It's not as if the Harper government doesn't want to talk about retirement savings. And it's not as if it hasn't taken steps to encourage and enable Canadians to save more. This government can, with a straight face, claim to have introduced more retirement savings initiatives than any government in recent history, and to have improved the retirement savings opportunities of all Canadians. True story. But it comes with some big caveats, which we will get to in a moment.
But first, all those retirement savings initiatives. The Harper government's opening move was the Tax Free Savings Account, introduced in 2009. They started out allowing savers to tax-shelter as much as $5,000 per year. The amount was then indexed to inflation. And this year the government nearly doubled the annual maximum contribution, to $10,000.
Next came Pooled Retirement Pension Plans, also a voluntary savings program, designed to encourage companies without pensions to offer employees some kind of savings vehicle. There's been limited interest so far, but six provinces have passed enabling legislation.
The Harper government also substantially increased maximum RRSP contribution limits, continuing a move begun under the previous Liberal government. Between 2002 and 2010, maximum annual RRSP room rose from $13,500 to $22,000; it has since been indexed to inflation, and is now just shy of $25,000.
And this week, Finance Minister Joe Oliver said he was working on allowing people to contribute more to the Canada Pension Plan – but only for those who want to.
The common threads running through these undertakings? These programs are all voluntary. Canadians have the opportunity to save more than ever, but they can also choose to save little, or not at all. And each of these programs is about saving individually, in individual accounts. Investing's many risks are not shared. Costs, benefits, misadventures and rewards remain with the individual.
All of the above applies to Mr. Oliver's plan for voluntary CPP contributions.

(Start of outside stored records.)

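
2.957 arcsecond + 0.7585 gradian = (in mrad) 11.93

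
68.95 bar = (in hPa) 6.895e+04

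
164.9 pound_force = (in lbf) 164.9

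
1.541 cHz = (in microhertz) 1.541e+04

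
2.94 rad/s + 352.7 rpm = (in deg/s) 2285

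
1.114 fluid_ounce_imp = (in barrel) 0.0001991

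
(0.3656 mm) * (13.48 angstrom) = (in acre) 1.218e-16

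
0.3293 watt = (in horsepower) 0.0004416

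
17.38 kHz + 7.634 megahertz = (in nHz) 7.651e+15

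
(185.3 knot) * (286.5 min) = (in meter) 1.639e+06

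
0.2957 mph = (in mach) 0.0003882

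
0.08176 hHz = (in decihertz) 81.76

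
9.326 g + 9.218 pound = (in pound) 9.239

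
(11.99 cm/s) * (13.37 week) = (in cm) 9.695e+07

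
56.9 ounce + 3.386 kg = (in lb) 11.02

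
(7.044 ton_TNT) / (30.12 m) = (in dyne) 9.785e+13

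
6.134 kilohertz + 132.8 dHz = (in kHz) 6.147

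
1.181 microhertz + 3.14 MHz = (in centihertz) 3.14e+08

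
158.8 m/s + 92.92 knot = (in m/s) 206.6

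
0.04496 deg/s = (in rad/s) 0.0007847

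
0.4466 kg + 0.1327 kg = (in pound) 1.277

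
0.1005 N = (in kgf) 0.01025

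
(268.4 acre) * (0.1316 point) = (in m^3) 50.43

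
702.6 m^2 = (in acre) 0.1736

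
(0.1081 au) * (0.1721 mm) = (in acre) 687.7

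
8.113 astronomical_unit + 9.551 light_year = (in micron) 9.036e+22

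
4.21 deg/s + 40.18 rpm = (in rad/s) 4.281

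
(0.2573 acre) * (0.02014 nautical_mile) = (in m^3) 3.884e+04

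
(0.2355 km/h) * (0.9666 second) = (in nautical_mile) 3.414e-05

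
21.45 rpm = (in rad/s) 2.246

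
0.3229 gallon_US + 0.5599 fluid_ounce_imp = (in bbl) 0.007788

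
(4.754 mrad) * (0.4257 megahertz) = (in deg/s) 1.16e+05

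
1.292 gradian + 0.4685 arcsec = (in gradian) 1.292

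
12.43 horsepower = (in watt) 9269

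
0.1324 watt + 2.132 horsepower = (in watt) 1590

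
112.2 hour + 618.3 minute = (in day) 5.104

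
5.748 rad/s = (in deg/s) 329.3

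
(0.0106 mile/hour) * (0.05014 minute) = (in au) 9.529e-14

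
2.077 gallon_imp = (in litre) 9.442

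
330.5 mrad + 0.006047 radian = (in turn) 0.05356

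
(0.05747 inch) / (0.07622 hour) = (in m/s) 5.32e-06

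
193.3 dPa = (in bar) 0.0001933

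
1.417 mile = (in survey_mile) 1.417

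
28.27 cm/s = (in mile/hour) 0.6324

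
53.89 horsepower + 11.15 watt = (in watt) 4.02e+04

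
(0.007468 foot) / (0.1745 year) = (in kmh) 1.489e-09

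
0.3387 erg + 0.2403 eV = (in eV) 2.114e+11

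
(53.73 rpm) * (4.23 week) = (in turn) 2.291e+06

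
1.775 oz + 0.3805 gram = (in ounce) 1.788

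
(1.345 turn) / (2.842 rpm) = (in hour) 0.007888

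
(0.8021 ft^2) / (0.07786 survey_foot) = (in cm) 314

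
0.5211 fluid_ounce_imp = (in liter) 0.01481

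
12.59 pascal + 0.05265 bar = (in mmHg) 39.59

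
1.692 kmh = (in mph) 1.051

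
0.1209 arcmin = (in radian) 3.517e-05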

Now, giving people the option to contribute more to CPP isn't necessarily a bad idea. If the alternative is doing nothing, it's the better choice. But if the alternative is a mandatory expansion of CPP, with slightly higher contributions today delivering higher retirement pensions tomorrow? Pick Door No. 2, every time.
In a country where the vast majority of private sector workers do not have a pension plan, where corporate Canada has scaled back pensions, and where studies suggest that a substantial number of middle-class Canadians face the possibility of a decline in living standards come retirement, raising mandatory CPP contribution rates and boosting future payouts are the most prudent, most effective and least costly fix.

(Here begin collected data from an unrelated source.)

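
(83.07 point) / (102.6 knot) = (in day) 6.426e-09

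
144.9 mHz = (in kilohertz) 0.0001449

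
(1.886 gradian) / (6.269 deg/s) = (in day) 3.134e-06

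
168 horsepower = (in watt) 1.253e+05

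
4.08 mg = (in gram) 0.00408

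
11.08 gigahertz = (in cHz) 1.108e+12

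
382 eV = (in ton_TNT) 1.463e-26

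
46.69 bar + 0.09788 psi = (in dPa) 4.67e+07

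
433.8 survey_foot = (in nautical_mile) 0.07139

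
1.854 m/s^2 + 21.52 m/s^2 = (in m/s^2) 23.37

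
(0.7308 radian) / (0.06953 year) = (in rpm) 3.183e-06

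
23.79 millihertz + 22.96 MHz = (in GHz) 0.02296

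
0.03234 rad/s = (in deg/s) 1.853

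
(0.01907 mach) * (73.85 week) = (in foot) 9.515e+08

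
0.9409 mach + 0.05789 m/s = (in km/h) 1154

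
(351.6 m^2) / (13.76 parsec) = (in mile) 5.146e-19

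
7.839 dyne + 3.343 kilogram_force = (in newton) 32.78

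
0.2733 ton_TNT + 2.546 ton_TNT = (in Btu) 1.118e+07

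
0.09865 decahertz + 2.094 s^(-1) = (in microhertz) 3.08e+06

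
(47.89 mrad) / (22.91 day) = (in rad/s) 2.419e-08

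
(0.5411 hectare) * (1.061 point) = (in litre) 2025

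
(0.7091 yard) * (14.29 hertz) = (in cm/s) 926.6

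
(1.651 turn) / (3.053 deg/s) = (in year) 6.173e-06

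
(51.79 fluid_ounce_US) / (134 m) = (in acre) 2.824e-09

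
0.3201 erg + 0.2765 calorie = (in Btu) 0.001097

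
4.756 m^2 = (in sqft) 51.19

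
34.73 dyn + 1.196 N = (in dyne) 1.196e+05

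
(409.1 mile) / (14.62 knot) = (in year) 0.002776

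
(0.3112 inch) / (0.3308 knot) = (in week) 7.68e-08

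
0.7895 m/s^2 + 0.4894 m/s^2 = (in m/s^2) 1.279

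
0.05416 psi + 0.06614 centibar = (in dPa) 4396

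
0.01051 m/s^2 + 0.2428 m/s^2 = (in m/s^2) 0.2533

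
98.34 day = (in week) 14.05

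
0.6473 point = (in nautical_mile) 1.233e-07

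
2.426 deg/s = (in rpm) 0.4043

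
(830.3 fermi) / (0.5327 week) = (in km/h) 9.278e-18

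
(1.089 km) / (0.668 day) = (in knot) 0.03668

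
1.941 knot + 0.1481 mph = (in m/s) 1.065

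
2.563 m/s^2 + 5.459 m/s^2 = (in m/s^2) 8.022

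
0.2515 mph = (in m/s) 0.1124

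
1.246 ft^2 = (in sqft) 1.246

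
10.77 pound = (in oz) 172.3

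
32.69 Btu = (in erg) 3.449e+11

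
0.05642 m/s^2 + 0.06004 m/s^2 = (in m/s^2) 0.1165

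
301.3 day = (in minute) 4.339e+05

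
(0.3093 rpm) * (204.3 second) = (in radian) 6.617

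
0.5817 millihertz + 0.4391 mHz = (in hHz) 1.021e-05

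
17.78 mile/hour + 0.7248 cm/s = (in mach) 0.02336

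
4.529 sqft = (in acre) 0.000104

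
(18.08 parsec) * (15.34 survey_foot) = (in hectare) 2.608e+14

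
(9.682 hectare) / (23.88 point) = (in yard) 1.257e+07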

CPP is a defined-benefit pension plan, meaning you know how much you're going to eventually get out, based on how much you put in. It's what most people think of when they hear the term "pension." It's guaranteed. And thanks to the premium increases of the 1990s, under which future pensions will increasingly be paid for by present savings, the program is actuarially sound as far as the eye can see. CPP's only defect is its modesty. The maximum possible monthly pension is a little more than $1,000, and the average is just $639.44
If middle-class Canadians need to save more, why should they want to do it collectively, rather than be left to their own devices? There's the obvious problem that, given the choice, some people simply will not save enough – the situation we now face. Those under-savers will end up falling back on the support of taxpayers – precisely the outcome to be avoided. A mandatory program addresses that. What's more, acting collectively and pooling risk across people and time has another major benefit. It's seen every day in the insurance industry.
Consider car insurance. One way to insure against a car accident would be for each of us to save as much money as possible, socking it away in our own personal savings account, as self-insurance against any possible vehicular mishap. An accident involving injuries can cost hundreds of thousands of dollars. Instead of each Canadian putting aside hundreds of thousands of dollars, individually, we pay premiums to an insurer – and pool risks. The same goes for health care insurance, whether public or private. Nobody knows if or when they'll get sick. Pooling risk in such cases seems fair. It's also more efficient.
Investing isn't exactly the same, but it is similar. Consider two people working at the same company, earning the same salary, paying equivalent amounts into individual retirement savings plans, and even choosing the same investments. Only difference: One retires just before the financial crisis of 2008, and one in the midst of the crisis.
The first retiree's investments were riding high on her retirement date. So were interest rates – allowing her to purchase a substantial annuity with her savings, guaranteeing her an excellent pension. The second retiree, in contrast, sees his portfolio beaten down during the slump. Interest rates have also fallen, which means that annuities are offering far lower rates of return than a year earlier.
Result: Retiree No. 2 ends up with a monthly pension of, say, half the size of retiree No. 1. The first retiree is not smarter or more moral than the second. One was prudent and lucky, the other was prudent and unlucky. That's the only difference.
Under CPP, however, these two people would each get the same pension, based on contributions and years of service, not where the stock market or interest rates were the day they retired. It's possible to do this when you have pooling of assets and sharing of risk.
That's why the Conservative government's long-standing resistance to increasing CPP pensions by raising payroll contributions for middle-class workers is mistaken. That's why Tuesday's vague plan to give people the option of somehow contributing more to CPP, voluntarily, looks like a smokescreen. It looks as if the government, in the face of opposition proposals for expanding CPP, wants to be able to say that it too is expanding CPP – without actually doing so.